Große Mauer bei Badaling
Photographische Aufnahme von Frank Becker

Reise-Annalen


Ein russischer Offizier gibt in seinen "Reise-Annalen" eine Skizze von der chinesischen Hauptstadt Peking und deren Umgegend, der zufolge dieselbe in einem Thale gelegen ist, welches nordostwärts von einer Bergkette begränzt wird, die die Chinesen nach ihrer Lage zur Stadt in die nördliche und westliche abtheilen. Die erstere ist nur eine Tagreise weit von Peking entfernt, und der Weg dahin in der Sommerzeit höchst malerisch, da das Land gut angebaut ist. In der Nähe dieses nördlichen Gebirges gibt es einige Quellen, die 45 Grad Wärme haben. Ihr Wasser wird durch Röhren zu Bädern geleitet, die in dem Kalkfelsen ausgehauen und mit Bleiplatten belegt sind. Zu Anfang des Frühjahrs strömen viele Menschen hieher, theils zur Heilung ihrer Gesundheit, theils um sich zu amüsiren (tout comme chez nous). In den Tempeln, deren es mehrere unfern der Bäder gibt, kann der müde Pilger oder Reisende ein Unterkommen finden, inzwischen lassen sich die Priester ihre Gastfreiheit theuer bezahlen, zuweilen bis zu 25 Rubel den Tag.

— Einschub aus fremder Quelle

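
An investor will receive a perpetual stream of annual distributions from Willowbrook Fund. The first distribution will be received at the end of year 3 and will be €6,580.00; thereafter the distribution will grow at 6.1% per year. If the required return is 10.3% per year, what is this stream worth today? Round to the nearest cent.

€128773.23

Value at end of year 2: C₁ / (r − g) = €6,580.00 / (0.103 − 0.061) = €156,666.6667
Discount to today: PV = €156,666.6667 / (1 + 0.103)^2 = €156,666.6667 / 1.216609 = €128,773.23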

In den Thälern wachsen eine Menge Fruchtbäume, auch Weidenfichten, Wachholderbeeren- und Cypressenbäume, jedoch ohne große Gehölze zu bilden. Das westliche Gebirge ist höchst reichhaltig an Kohlen, woraus die Chinesen aber nicht so vielen Nutzen ziehen, als sie es könnten, weil sie im Grubenbau noch sehr zurück sind. Zu Peking ist es zur Winterszeit ziemlich kalt; auch fällt dort häufig Schnee; um sich zu erwärmen, leiten die Chinesen Kohlenhitze vermittels Röhren durch ihre Gemächer, genießen auch alle Getränke, selbst den Wein nur heiß.